March 01, 2018

John Waters, the Lusty Lady, and Me

[A version of this post that includes the pictures referenced may be viewed here. While this blog limps along and I'm trying to organize a solution for the future, I'm still attempting to register significant posts here so I can keep track of them when that time comes. And who knows, maybe there are still some people who check this blog for the same reason, and if so this post is for you. As I've explained, I probably won't be posting any new images here or linking when I post an image elsewhere (go here if you want to see those, but when there's enough commentary to warrant archiving it, as in the present case, this is the best way I can think to handle it for the time being -- ed.]

THE WAY WE USED TO LOOK LIKE: I know John Waters only slightly, through our mutual friend Ian Brennan. This photo was taken after the three of us had had dinner at the nice Italian family restaurant across the street from the Lusty Lady (can’t recall the name of the restaurant now, nor do I know if it’s still there; the Lusty Lady is, sadly, no longer with us.)

After dinner when we were doing the stand around talking before going our separate ways thing, Ian noticed the two of us standing in front of the nude dancing neon, recognized it would be a good photo, and snapped this shot. (It would be a better story, perhaps, if I said we’d been in the quarter booths at the LL, but that simply was not the case: go ahead and think that if you want, though.)

John Waters is really impressive, just as funny and entertaining in person as in his art, and also a very warm person, and the conversations I’ve had with him have been enthralling, hilarious, and largely unprintable: he wouldn’t stand a chance in our current Age of Intolerance so we’re all lucky he achieved icon status before everyone started twitch hunting everyone else for various kinds of impropriety.
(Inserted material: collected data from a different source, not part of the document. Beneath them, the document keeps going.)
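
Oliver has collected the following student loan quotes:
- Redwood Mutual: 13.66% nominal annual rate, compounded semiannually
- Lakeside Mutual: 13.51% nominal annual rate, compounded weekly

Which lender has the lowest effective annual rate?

Redwood Mutual

Redwood Mutual: (1 + 0.1366/2)^2 − 1 = 14.126%
Lakeside Mutual: (1 + 0.1351/52)^52 − 1 = 14.445%
The lowest effective annual rate is Redwood Mutual at 14.126%.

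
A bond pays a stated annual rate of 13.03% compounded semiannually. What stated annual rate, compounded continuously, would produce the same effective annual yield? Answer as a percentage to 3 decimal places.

12.623%

EAR = (1 + 0.1303/2)^2 − 1 = 0.134545.
Equivalent continuous rate: r = ln(1 + 0.134545) = 0.126231 = 12.623%.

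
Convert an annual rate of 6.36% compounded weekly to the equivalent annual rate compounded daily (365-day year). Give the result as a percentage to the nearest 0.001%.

EAR = (1 + 0.0636/52)^52 − 1 = 0.065625.
Solve (1 + r/365)^365 = 1.065625: r/365 = 1.065625^(1/365) − 1 = 0.000174, so r = 0.063567 = 6.357%.

6.357%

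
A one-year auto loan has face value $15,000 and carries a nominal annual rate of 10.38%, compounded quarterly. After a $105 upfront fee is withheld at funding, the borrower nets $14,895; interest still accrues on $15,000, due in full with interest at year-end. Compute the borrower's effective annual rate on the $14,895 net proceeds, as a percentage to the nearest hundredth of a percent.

11.57%

Amount owed after one year: 15,000 × (1 + 0.1038/4)^4 = 15,000 × 1.107911 = $16,618.66.
Effective rate on net proceeds: 16,618.66 / 14,895 − 1 = 0.115721 = 11.57%.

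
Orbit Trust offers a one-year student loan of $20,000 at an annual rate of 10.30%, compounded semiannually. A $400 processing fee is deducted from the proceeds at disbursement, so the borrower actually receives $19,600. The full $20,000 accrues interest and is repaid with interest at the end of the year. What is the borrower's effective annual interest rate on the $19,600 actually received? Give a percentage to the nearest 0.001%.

Amount owed after one year: 20,000 × (1 + 0.1030/2)^2 = 20,000 × 1.105652 = $22,113.05.
Effective rate on net proceeds: 22,113.05 / 19,600 − 1 = 0.128217 = 12.822%.

12.822%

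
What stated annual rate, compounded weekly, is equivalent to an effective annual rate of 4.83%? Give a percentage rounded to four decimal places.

4.7191%

(1 + r/52)^52 − 1 = 0.0483, so 1 + r/52 = 1.0483^(1/52).
r/52 = 0.000908, so r = 0.047191 = 4.7191%.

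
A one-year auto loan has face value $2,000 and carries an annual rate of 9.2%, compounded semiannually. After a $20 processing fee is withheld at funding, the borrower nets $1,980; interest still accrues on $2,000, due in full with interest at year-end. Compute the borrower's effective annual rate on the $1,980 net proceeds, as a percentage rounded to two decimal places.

10.52%

Amount owed after one year: 2,000 × (1 + 0.092/2)^2 = 2,000 × 1.094116 = $2,188.23.
Effective rate on net proceeds: 2,188.23 / 1,980 − 1 = 0.105168 = 10.52%.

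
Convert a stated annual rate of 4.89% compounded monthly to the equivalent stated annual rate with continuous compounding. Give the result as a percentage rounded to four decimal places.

EAR = (1 + 0.0489/12)^12 − 1 = 0.050011.
Equivalent continuous rate: r = ln(1 + 0.050011) = 0.048801 = 4.8801%.

4.8801%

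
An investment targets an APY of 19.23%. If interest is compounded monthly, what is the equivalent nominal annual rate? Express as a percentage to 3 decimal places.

17.718%

(1 + r/12)^12 − 1 = 0.1923, so 1 + r/12 = 1.1923^(1/12).
r/12 = 0.014765, so r = 0.177180 = 17.718%.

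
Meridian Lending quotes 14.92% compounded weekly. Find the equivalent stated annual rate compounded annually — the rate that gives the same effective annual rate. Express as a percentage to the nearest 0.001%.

16.066%

EAR = (1 + 0.1492/52)^52 − 1 = 0.160657.
Compounded annually, the equivalent nominal rate is the EAR itself: 16.066%.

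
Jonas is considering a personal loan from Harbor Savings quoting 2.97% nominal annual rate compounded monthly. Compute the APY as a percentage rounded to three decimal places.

EAR = (1 + 0.0297/12)^12 − 1.
= (1 + 0.002475)^12 − 1 = 1.030108 − 1 = 3.011%.

3.011%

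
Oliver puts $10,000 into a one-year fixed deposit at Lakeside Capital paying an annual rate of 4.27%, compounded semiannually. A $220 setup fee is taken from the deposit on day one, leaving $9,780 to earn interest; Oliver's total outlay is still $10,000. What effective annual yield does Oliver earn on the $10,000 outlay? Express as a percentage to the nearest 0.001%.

2.021%

Value after one year: 9,780 × (1 + 0.0427/2)^2 = 9,780 × 1.043156 = $10,202.06.
Effective yield on the $10,000 outlay: 10,202.06 / 10,000 − 1 = 0.020206 = 2.021%.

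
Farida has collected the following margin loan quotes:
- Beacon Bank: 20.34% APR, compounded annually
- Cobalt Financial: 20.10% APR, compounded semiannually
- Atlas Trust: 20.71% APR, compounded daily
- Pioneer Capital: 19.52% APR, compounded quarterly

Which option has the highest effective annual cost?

Beacon Bank: compounded annually, EAR = 20.340%
Cobalt Financial: (1 + 0.2010/2)^2 − 1 = 21.110%
Atlas Trust: (1 + 0.2071/365)^365 − 1 = 23.003%
Pioneer Capital: (1 + 0.1952/4)^4 − 1 = 20.996%
The highest effective annual rate is Atlas Trust at 23.003%.

Atlas Trust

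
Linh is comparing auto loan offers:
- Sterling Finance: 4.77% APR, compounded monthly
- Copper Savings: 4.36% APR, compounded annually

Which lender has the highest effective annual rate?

Sterling Finance

Sterling Finance: (1 + 0.0477/12)^12 − 1 = 4.876%
Copper Savings: compounded annually, EAR = 4.360%
The highest effective annual rate is Sterling Finance at 4.876%.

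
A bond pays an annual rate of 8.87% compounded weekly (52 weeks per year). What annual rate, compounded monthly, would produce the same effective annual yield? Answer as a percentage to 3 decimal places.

EAR = (1 + 0.0887/52)^52 − 1 = 0.092670.
Solve (1 + r/12)^12 = 1.092670: r/12 = 1.092670^(1/12) − 1 = 0.007413, so r = 0.088953 = 8.895%.

8.895%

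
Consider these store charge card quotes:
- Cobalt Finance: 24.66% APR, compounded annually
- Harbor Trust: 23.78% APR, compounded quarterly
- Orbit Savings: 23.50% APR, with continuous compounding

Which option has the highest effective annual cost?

Orbit Savings

Cobalt Finance: compounded annually, EAR = 24.660%
Harbor Trust: (1 + 0.2378/4)^4 − 1 = 25.986%
Orbit Savings: e^0.2350 − 1 = 26.491%
The highest effective annual rate is Orbit Savings at 26.491%.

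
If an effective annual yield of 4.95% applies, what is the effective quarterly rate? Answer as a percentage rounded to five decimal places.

1.21517%

The per-quarter rate i satisfies (1 + i)^4 = 1 + 0.0495.
i = 1.0495^(1/4) − 1 = 0.0121517 = 1.21517%.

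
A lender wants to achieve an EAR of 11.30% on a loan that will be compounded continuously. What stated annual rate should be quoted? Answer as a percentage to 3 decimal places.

10.706%

Continuous: nominal r satisfies e^r − 1 = 0.1130.
r = ln(1 + 0.1130) = ln(1.1130) = 0.107059 = 10.706%.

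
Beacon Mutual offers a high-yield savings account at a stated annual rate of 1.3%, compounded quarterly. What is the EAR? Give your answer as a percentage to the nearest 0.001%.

1.306%

EAR = (1 + 0.013/4)^4 − 1.
= (1 + 0.003250)^4 − 1 = 1.013064 − 1 = 1.306%.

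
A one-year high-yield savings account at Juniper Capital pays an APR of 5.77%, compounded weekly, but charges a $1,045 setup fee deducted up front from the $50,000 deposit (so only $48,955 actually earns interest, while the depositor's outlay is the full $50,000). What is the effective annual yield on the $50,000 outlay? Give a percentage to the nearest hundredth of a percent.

3.72%

Value after one year: 48,955 × (1 + 0.0577/52)^52 = 48,955 × 1.059363 = $51,861.13.
Effective yield on the $50,000 outlay: 51,861.13 / 50,000 − 1 = 0.037223 = 3.72%.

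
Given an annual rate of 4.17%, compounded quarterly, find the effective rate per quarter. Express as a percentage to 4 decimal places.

1.0425%

With a nominal annual rate compounded quarterly, the periodic rate is the nominal rate divided by 4.
i = 0.0417 / 4 = 0.0104250 = 1.0425%.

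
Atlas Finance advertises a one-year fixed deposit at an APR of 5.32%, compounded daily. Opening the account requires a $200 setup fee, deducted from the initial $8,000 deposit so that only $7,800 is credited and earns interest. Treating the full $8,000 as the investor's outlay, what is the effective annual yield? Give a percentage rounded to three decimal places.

2.827%

Value after one year: 7,800 × (1 + 0.0532/365)^365 = 7,800 × 1.054636 = $8,226.16.
Effective yield on the $8,000 outlay: 8,226.16 / 8,000 − 1 = 0.028271 = 2.827%.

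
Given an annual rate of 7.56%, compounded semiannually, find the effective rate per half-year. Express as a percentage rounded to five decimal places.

3.78000%

With a nominal annual rate compounded semiannually, the periodic rate is the nominal rate divided by 2.
i = 0.0756 / 2 = 0.0378000 = 3.78000%.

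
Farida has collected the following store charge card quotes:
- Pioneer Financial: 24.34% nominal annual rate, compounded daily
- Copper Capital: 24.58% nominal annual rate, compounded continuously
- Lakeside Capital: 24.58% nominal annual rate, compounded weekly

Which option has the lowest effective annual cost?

Pioneer Financial

Pioneer Financial: (1 + 0.2434/365)^365 − 1 = 27.548%
Copper Capital: e^0.2458 − 1 = 27.864%
Lakeside Capital: (1 + 0.2458/52)^52 − 1 = 27.790%
The lowest effective annual rate is Pioneer Financial at 27.548%.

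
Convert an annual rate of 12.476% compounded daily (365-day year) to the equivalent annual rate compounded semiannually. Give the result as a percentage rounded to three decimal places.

12.871%

EAR = (1 + 0.12476/365)^365 − 1 = 0.132852.
Solve (1 + r/2)^2 = 1.132852: r/2 = 1.132852^(1/2) − 1 = 0.064355, so r = 0.128711 = 12.871%.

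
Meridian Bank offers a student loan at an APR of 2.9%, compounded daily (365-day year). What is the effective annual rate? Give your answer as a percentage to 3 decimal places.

2.942%

EAR = (1 + 0.029/365)^365 − 1.
= (1 + 0.000079)^365 − 1 = 1.029423 − 1 = 2.942%.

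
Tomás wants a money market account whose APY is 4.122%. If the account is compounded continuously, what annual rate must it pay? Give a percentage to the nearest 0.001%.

Continuous: nominal r satisfies e^r − 1 = 0.04122.
r = ln(1 + 0.04122) = ln(1.04122) = 0.040393 = 4.039%.

4.039%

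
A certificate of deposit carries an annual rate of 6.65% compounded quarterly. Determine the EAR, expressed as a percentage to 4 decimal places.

EAR = (1 + 0.0665/4)^4 − 1.
= 1.068177 − 1 = 6.8177%.

6.8177%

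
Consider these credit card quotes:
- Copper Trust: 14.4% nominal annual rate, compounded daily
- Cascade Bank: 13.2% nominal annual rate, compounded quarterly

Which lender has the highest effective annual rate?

Copper Trust

Copper Trust: (1 + 0.144/365)^365 − 1 = 15.485%
Cascade Bank: (1 + 0.132/4)^4 − 1 = 13.868%
The highest effective annual rate is Copper Trust at 15.485%.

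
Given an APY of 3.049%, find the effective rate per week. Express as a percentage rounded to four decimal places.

The per-week rate i satisfies (1 + i)^52 = 1 + 0.03049.
i = 1.03049^(1/52) − 1 = 0.0005778 = 0.0578%.

0.0578%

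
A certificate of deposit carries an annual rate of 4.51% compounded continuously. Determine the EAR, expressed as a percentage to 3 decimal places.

With continuous compounding, EAR = e^0.0451 − 1.
e^0.0451 = 1.046132, so EAR = 0.046132 = 4.613%.

4.613%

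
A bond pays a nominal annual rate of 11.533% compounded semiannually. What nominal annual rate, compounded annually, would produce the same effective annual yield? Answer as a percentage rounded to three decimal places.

11.866%

EAR = (1 + 0.11533/2)^2 − 1 = 0.118655.
Compounded annually, the equivalent nominal rate is the EAR itself: 11.866%.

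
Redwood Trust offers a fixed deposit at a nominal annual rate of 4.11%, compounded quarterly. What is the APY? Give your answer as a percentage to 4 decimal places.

EAR = (1 + 0.0411/4)^4 − 1.
= (1 + 0.010275)^4 − 1 = 1.041738 − 1 = 4.1738%.

4.1738%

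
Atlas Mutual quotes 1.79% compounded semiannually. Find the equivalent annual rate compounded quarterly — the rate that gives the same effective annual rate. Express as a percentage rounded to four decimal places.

1.7860%

EAR = (1 + 0.0179/2)^2 − 1 = 0.017980.
Solve (1 + r/4)^4 = 1.017980: r/4 = 1.017980^(1/4) − 1 = 0.004465, so r = 0.017860 = 1.7860%.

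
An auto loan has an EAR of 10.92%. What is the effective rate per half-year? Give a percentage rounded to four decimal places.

The per-half-year rate i satisfies (1 + i)^2 = 1 + 0.1092.
i = 1.1092^(1/2) − 1 = 0.0531856 = 5.3186%.

5.3186%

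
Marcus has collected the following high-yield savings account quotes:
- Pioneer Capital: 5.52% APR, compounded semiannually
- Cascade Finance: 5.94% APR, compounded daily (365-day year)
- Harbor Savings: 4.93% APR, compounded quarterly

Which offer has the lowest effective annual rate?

Pioneer Capital: (1 + 0.0552/2)^2 − 1 = 5.596%
Cascade Finance: (1 + 0.0594/365)^365 − 1 = 6.119%
Harbor Savings: (1 + 0.0493/4)^4 − 1 = 5.022%
The lowest effective annual rate is Harbor Savings at 5.022%.

Harbor Savings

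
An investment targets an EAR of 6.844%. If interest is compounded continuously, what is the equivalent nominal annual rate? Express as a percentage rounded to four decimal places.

6.6200%

Continuous: nominal r satisfies e^r − 1 = 0.06844.
r = ln(1 + 0.06844) = ln(1.06844) = 0.066200 = 6.6200%.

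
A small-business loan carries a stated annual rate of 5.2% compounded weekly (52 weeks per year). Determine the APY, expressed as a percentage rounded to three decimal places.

EAR = (1 + 0.052/52)^52 − 1.
= (1 + 0.001000)^52 − 1 = 1.053348 − 1 = 5.335%.

5.335%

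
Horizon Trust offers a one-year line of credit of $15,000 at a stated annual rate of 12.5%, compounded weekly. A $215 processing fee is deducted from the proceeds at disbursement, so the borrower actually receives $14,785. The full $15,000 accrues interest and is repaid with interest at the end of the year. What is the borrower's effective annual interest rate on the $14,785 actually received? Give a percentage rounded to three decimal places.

Amount owed after one year: 15,000 × (1 + 0.125/52)^52 = 15,000 × 1.132978 = $16,994.68.
Effective rate on net proceeds: 16,994.68 / 14,785 − 1 = 0.149454 = 14.945%.

14.945%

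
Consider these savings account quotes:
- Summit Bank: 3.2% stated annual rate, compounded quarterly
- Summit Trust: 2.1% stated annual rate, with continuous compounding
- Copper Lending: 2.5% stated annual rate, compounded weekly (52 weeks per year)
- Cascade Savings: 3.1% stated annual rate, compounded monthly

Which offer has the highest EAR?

Summit Bank: (1 + 0.032/4)^4 − 1 = 3.239%
Summit Trust: e^0.021 − 1 = 2.122%
Copper Lending: (1 + 0.025/52)^52 − 1 = 2.531%
Cascade Savings: (1 + 0.031/12)^12 − 1 = 3.144%
The highest effective annual rate is Summit Bank at 3.239%.

Summit Bank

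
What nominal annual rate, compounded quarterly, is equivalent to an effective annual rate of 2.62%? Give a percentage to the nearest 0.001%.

2.595%

(1 + r/4)^4 − 1 = 0.0262, so 1 + r/4 = 1.0262^(1/4).
r/4 = 0.006487, so r = 0.025946 = 2.595%.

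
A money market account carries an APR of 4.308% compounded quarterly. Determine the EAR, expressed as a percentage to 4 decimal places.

EAR = (1 + 0.04308/4)^4 − 1.
= (1 + 0.010770)^4 − 1 = 1.043781 − 1 = 4.3781%.

4.3781%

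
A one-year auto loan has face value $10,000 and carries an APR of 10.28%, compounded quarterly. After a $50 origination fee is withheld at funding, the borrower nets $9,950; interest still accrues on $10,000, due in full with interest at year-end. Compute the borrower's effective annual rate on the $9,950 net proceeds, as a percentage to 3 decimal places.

11.239%

Amount owed after one year: 10,000 × (1 + 0.1028/4)^4 = 10,000 × 1.106831 = $11,068.31.
Effective rate on net proceeds: 11,068.31 / 9,950 − 1 = 0.112393 = 11.239%.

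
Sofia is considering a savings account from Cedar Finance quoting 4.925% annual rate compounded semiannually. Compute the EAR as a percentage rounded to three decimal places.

EAR = (1 + 0.04925/2)^2 − 1.
= 1.049856 − 1 = 4.986%.

4.986%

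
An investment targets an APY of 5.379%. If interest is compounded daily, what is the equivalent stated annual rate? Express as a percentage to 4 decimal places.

(1 + r/365)^365 − 1 = 0.05379, so 1 + r/365 = 1.05379^(1/365).
r/365 = 0.000144, so r = 0.052397 = 5.2397%.

5.2397%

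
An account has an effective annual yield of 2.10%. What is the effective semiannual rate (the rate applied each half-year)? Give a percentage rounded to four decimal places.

The per-half-year rate i satisfies (1 + i)^2 = 1 + 0.0210.
i = 1.0210^(1/2) − 1 = 0.0104454 = 1.0445%.

1.0445%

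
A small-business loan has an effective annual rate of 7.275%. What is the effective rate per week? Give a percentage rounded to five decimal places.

0.13514%

The per-week rate i satisfies (1 + i)^52 = 1 + 0.07275.
i = 1.07275^(1/52) − 1 = 0.0013514 = 0.13514%.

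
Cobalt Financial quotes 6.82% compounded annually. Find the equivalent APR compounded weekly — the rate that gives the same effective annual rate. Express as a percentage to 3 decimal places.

6.602%

Compounded annually, EAR = nominal = 0.068200.
Solve (1 + r/52)^52 = 1.068200: r/52 = 1.068200^(1/52) − 1 = 0.001270, so r = 0.066017 = 6.602%.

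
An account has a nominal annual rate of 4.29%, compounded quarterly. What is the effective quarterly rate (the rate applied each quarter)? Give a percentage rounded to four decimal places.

1.0725%

With a nominal annual rate compounded quarterly, the periodic rate is the nominal rate divided by 4.
i = 0.0429 / 4 = 0.0107250 = 1.0725%.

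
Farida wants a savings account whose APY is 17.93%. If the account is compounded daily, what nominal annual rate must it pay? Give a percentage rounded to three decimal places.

16.496%

(1 + r/365)^365 − 1 = 0.1793, so 1 + r/365 = 1.1793^(1/365).
r/365 = 0.000452, so r = 0.164958 = 16.496%.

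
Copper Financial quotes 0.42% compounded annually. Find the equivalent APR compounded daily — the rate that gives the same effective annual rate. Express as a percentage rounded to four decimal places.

Compounded annually, EAR = nominal = 0.004200.
Solve (1 + r/365)^365 = 1.004200: r/365 = 1.004200^(1/365) − 1 = 0.000011, so r = 0.004191 = 0.4191%.

0.4191%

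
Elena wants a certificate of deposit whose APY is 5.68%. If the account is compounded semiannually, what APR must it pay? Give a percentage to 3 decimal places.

5.602%

(1 + r/2)^2 − 1 = 0.0568, so 1 + r/2 = 1.0568^(1/2).
r/2 = 0.028008, so r = 0.056016 = 5.602%.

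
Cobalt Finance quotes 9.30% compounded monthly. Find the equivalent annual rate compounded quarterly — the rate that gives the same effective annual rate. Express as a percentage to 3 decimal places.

9.372%

EAR = (1 + 0.0930/12)^12 − 1 = 0.097068.
Solve (1 + r/4)^4 = 1.097068: r/4 = 1.097068^(1/4) − 1 = 0.023431, so r = 0.093723 = 9.372%.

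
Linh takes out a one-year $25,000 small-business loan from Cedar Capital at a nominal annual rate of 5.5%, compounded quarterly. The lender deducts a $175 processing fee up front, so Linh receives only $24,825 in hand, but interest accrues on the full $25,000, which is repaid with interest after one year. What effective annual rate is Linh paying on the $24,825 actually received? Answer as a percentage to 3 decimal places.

Amount owed after one year: 25,000 × (1 + 0.055/4)^4 = 25,000 × 1.056145 = $26,403.62.
Effective rate on net proceeds: 26,403.62 / 24,825 − 1 = 0.063590 = 6.359%.

6.359%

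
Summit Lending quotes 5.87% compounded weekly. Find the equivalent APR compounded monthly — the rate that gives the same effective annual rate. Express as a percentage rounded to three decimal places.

5.881%

EAR = (1 + 0.0587/52)^52 − 1 = 0.060422.
Solve (1 + r/12)^12 = 1.060422: r/12 = 1.060422^(1/12) − 1 = 0.004901, so r = 0.058811 = 5.881%.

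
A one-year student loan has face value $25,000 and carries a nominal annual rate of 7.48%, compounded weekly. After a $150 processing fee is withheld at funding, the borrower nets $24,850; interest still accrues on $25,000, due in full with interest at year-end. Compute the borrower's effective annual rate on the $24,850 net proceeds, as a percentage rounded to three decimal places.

Amount owed after one year: 25,000 × (1 + 0.0748/52)^52 = 25,000 × 1.077611 = $26,940.27.
Effective rate on net proceeds: 26,940.27 / 24,850 − 1 = 0.084115 = 8.412%.

8.412%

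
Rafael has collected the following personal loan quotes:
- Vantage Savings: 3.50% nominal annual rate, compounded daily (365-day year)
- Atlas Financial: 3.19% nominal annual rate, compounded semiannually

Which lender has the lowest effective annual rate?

Atlas Financial

Vantage Savings: (1 + 0.0350/365)^365 − 1 = 3.562%
Atlas Financial: (1 + 0.0319/2)^2 − 1 = 3.215%
The lowest effective annual rate is Atlas Financial at 3.215%.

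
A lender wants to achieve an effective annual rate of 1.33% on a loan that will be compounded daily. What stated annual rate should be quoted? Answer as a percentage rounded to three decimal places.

(1 + r/365)^365 − 1 = 0.0133, so 1 + r/365 = 1.0133^(1/365).
r/365 = 0.000036, so r = 0.013213 = 1.321%.

1.321%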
As icons go, he’s unassailable, a kind of saint of trash, God bless him.

During the dinner, no fewer than four young ladies came up to our table in awe, each delivering a semi-rehearsed encomium that included an account of her own life and how John Waters and his work had had an impact on it, had made her world a better place. This must happen to this guy all the time, and he knows how to handle it, and that is just to listen and say thanks warmly and graciously. He said it’s “part of the job”, and it is. (That’s what I try to do in those situations too, but I tend to be way more awkward about it.)

Anyway a good time was had by all, with no gradually lowering quarter screen in sight…

p.s. Here he is pretending to read Andromeda Klein. (Which you can get from Sounds Rad, if you want.)

[nb: my schedule calls for a story on Monday and an “old pic or other item from the archives”.. I started typing this as a caption for the pic in its capacity as “old” and “from the archives” and it went long and turned into a sort of story, so I put it here, off schedule. This sticking to the schedule discipline isn’t going so well, is it? — ed.]